Good guys . . .
I buy an English/French dictionary which is so enormous I can’t pick it up. Plus we can’t take it to French class as it might look like we’re showing off. (Qui? Nous?). So I print off the returns form, which says they’ll refund postage of £2.97. Except postage is £7.62. I send an email pointing this out, and within 30 minutes they email back saying just scan in the receipt and email it. An hour later it’s credited to my bank account, as is the total refund for the book. AND I get a credit note.
Bad guys . . .
Hmmm. . . This post has been on the starting block for ages. So many bad guys – Vodafone, Orange, John Lewis. John Lewis? Another broken plate saga, which makes me fel tired just thinking about it. It makes me tired just thinking about all the examples of dismal service and miserable incompetence, so may be another post on another day.
I buy a beautiful blue Denby bowl online. It has a crack in the glaze so I call to tell them. They answer the ‘phone quickly – no music, no button pushing (well, not so you’d notice) – and the person on the other end doesn’t sound like he spends his entire life sticking pins in effigies of customers. They’ll send me a new one immediately. But I’ve ditched the packaging, so can’t send the damaged one back. “Don’t worry. We don’t need it. We trust you.”

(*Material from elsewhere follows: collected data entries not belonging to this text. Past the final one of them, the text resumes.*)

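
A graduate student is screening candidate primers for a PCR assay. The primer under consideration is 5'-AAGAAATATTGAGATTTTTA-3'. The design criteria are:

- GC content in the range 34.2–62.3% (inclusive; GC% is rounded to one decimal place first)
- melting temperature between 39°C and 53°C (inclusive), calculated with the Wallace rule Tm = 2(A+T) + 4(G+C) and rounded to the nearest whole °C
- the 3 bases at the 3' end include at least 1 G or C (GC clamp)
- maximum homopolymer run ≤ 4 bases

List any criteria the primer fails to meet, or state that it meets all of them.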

Have they been on a customer care course? I doubt it – you can’t fake good service, no matter what the training consultants who charge £10,000 an hour tell you. Within a day of reporting a bad, but not serious, leak outside the gate there’s a man inspecting the damage and marking the area with a bit of blue chalk . And – it’s a Sunday. Next morning the leak’s repaired and the reinstatement team are promised before the end of the week. Neat job, smart uniforms, and smiles all round. Who says public service is dead? All right so it’s a private company, but the ethos survives.